Creekdippin' for the first time

Creekdippers (Mark Olson & Victoria Williams)

par Jérôme Florio le 16/04/2005

Note: 8.0    

Les artistes qui comme Mark Olson ont pris un virage aussi clair et sincère dans leur carrière ne sont pas légion. A la fin des années 80, à Minneapolis, il monte The Jayhawks avec Gary Louris : un groupe de "revival" folk-rock qui a manqué devenir énorme (un son rutilant à la Black Crowes, comme eux signés chez Def American Recordings, produits par George Drakoulias). Olson a clos sans douleur ce chapitre en 1995, après le succès de "Hollywood town hall" (1991), poussé par le désir de faire vivre par lui-même ses compositions, en adoptant un mode de vie "back to the roots" pleinement en accord avec ses principes.

Avec sa femme Victoria Williams (qui poursuit de son côté une carrière solo très respectée), Mark Olson s'est mis à l'écart dans une ferme du désert Mojave, en Californie : "Creekdippin' for the first time" est une collection des premiers enregistrements faits avec leur groupe commun The Creekdippers. Trop habitués que nous sommes à louvoyer entre la hype du moment et les plans marketing savamment orchestrés, on peut d'abord être surpris, voire ennuyé, par l'apparent manque d'enjeu qui règne ici : mais peu à peu, sans tapage, "Creekdippin' for the first time" s'incruste, jusqu'à prendre un air d'évidence qui fait paraître le reste comme froidement calculateur et ridicule dans les intentions. Olson et Williams nous montrent avec une grande simplicité que faire de la musique s'inscrit dans le cours naturel de leur vie, c'est une occupation quotidienne pas plus ni moins importante que ce dont parlent leurs chansons : une impression fugace que l'on a eue dans la journée, le passage des saisons ("Sunny western winter"), les souvenirs d'enfance ("Custom Detroit railroad"), les serments de fidélité ("Give my heart to you").
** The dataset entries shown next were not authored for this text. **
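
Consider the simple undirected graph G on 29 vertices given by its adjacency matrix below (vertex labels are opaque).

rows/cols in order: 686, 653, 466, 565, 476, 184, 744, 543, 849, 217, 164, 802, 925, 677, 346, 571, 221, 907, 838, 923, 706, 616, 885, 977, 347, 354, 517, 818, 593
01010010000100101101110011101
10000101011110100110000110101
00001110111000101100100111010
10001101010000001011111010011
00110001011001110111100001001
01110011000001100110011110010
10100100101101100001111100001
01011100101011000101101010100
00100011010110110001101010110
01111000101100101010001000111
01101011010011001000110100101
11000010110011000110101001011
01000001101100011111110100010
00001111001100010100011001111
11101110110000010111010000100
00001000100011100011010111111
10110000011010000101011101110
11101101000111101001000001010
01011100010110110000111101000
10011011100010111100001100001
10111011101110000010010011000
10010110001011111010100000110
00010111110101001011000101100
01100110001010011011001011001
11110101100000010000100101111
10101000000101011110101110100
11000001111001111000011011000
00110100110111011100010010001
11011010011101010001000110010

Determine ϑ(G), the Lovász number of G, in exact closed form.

Vertex 354 has 14 neighbors: 686, 466, 476, 802, 677, 571, 221, 907, 838, 706, 885, 977, 347, 517.
Vertex 802 has 14 neighbors: 686, 653, 744, 849, 217, 925, 677, 907, 838, 706, 885, 354, 818, 593.
Vertex 571 has 14 neighbors: 476, 849, 925, 677, 346, 838, 923, 616, 977, 347, 354, 517, 818, 593.
deg(686) = 14; N(686) = {653, 565, 744, 802, 346, 221, 907, 923, 706, 616, 347, 354, 517, 593}.
Regular of degree 14 on 29 vertices: strongly regular (29,14,6,7).
The 3 distinct eigenvalues: [14.0, 2.19258, -3.19258].
Lovász (edge-transitive): ϑ = −29·(-sqrt(29)/2 - 1/2)/((14)−(-sqrt(29)/2 - 1/2)) = sqrt(29).
= 5.3852… (decimal).

sqrt(29)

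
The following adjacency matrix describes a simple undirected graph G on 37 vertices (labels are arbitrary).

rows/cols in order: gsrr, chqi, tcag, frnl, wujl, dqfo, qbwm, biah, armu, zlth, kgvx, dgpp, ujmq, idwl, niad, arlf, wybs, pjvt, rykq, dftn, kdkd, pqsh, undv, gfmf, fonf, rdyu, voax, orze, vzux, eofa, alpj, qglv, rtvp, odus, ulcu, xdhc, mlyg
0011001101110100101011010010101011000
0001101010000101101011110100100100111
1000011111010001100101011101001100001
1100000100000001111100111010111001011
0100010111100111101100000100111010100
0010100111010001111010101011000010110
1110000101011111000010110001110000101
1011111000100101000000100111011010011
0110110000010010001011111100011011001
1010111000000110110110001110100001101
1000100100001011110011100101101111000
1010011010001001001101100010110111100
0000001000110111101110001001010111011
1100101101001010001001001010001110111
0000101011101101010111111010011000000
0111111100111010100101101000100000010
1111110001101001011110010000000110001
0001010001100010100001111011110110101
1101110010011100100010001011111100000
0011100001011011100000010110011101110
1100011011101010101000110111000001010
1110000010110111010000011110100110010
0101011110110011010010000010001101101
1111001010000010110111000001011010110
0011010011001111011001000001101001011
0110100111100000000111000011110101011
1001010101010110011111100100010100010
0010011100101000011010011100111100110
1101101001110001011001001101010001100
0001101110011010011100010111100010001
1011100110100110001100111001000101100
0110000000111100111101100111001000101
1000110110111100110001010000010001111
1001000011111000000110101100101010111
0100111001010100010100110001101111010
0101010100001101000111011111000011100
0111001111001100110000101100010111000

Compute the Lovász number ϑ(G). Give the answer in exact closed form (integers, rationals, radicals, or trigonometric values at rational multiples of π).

N(ulcu) = {chqi, wujl, dqfo, qbwm, zlth, dgpp, idwl, pjvt, dftn, undv, gfmf, orze, vzux, alpj, qglv, rtvp, odus, xdhc}, |N(ulcu)| = 18.
Vertex wybs has 18 neighbors: gsrr, chqi, tcag, frnl, wujl, dqfo, zlth, kgvx, ujmq, arlf, pjvt, rykq, dftn, kdkd, gfmf, qglv, rtvp, mlyg.
Vertex orze has 18 neighbors: tcag, dqfo, qbwm, biah, kgvx, ujmq, pjvt, rykq, kdkd, gfmf, fonf, rdyu, vzux, eofa, alpj, qglv, ulcu, xdhc.
N(kgvx) = {gsrr, wujl, biah, ujmq, niad, arlf, wybs, pjvt, kdkd, pqsh, undv, rdyu, orze, vzux, alpj, qglv, rtvp, odus}, |N(kgvx)| = 18.
G on 37 vertices is 18-regular; strongly regular (37,18,8,9).
The 3 distinct eigenvalues: [18.0, 2.54138, -3.54138].
Lovász (edge-transitive): ϑ = −37·(-sqrt(37)/2 - 1/2)/((18)−(-sqrt(37)/2 - 1/2)) = sqrt(37).
Numerically 6.0827625.

sqrt(37)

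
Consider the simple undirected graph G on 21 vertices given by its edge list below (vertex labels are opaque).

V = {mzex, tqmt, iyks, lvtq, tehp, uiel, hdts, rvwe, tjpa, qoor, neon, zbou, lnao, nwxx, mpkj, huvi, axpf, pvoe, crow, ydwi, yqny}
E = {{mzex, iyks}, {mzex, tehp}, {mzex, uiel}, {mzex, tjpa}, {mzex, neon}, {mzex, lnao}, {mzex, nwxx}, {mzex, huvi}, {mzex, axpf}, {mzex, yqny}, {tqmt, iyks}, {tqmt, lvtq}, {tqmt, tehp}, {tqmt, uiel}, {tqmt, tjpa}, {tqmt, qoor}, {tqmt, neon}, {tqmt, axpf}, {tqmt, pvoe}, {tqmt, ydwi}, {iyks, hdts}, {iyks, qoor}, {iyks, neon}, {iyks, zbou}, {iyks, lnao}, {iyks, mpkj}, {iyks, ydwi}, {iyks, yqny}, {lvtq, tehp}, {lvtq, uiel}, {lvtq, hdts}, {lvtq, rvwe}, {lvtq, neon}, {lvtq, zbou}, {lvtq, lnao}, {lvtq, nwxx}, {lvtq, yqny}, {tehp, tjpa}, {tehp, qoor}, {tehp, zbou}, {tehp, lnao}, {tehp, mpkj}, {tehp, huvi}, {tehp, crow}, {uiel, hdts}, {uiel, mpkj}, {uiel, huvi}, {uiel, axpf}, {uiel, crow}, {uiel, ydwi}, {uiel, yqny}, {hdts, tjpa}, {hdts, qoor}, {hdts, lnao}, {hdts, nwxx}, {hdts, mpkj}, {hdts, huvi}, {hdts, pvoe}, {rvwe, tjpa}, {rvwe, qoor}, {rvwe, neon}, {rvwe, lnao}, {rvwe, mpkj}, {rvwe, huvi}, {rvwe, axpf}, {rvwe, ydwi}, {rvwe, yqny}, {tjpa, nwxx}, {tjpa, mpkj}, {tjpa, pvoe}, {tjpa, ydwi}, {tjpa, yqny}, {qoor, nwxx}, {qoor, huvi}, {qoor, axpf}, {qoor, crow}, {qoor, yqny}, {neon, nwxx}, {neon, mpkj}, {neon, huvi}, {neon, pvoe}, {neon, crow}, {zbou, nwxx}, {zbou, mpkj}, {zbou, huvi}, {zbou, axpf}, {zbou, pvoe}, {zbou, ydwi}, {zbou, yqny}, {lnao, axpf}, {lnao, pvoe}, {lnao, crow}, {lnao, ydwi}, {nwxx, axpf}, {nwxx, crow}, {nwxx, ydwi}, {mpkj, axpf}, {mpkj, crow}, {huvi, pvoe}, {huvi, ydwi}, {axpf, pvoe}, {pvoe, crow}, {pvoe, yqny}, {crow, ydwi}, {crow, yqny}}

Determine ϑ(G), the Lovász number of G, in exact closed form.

N(lnao) = {mzex, iyks, lvtq, tehp, hdts, rvwe, axpf, pvoe, crow, ydwi}, |N(lnao)| = 10.
N(tjpa) = {mzex, tqmt, tehp, hdts, rvwe, nwxx, mpkj, pvoe, ydwi, yqny}, |N(tjpa)| = 10.
deg(nwxx) = 10; N(nwxx) = {mzex, lvtq, hdts, tjpa, qoor, neon, zbou, axpf, crow, ydwi}.
Vertex pvoe has 10 neighbors: tqmt, hdts, tjpa, neon, zbou, lnao, huvi, axpf, crow, yqny.
10-regular, N=21; Kneser-type, 2-subsets of [7].
spec(A) ≈ [10.0, 1.0, -4.0] (distinct, 4 d.p.).
λ_max=10, λ_min=-4; ϑ = −21·λ_min/(λ_max−λ_min) = 6.
ϑ(G) ≈ 6.0000000.

6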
Des instantanés d'une grande spontanéité où il est souvent question des "premières fois" : on sent dans ces enregistrements à la beauté tremblée ("Eyes are the window", la superbe "Pacific coast rambler") un équilibre précieux et fragile que les musiciens chérissent avec la plus grande attention, pour ne pas qu'il leur échappe.

Fortement imprégnée d'une tradition country-folk dans laquelle elle puise ses forces, cette démarche n'est pas pour autant réactionnaire : c'est l'esprit de communauté cher à la Carter Family qui anime Mark Olson et les siens. Les Creekidppers semblent redécouvrir, et nous avec, la fraîcheur et l'harmonie, l'éthique même, que véhiculent les enregistrements de la célèbre famille des Appalaches.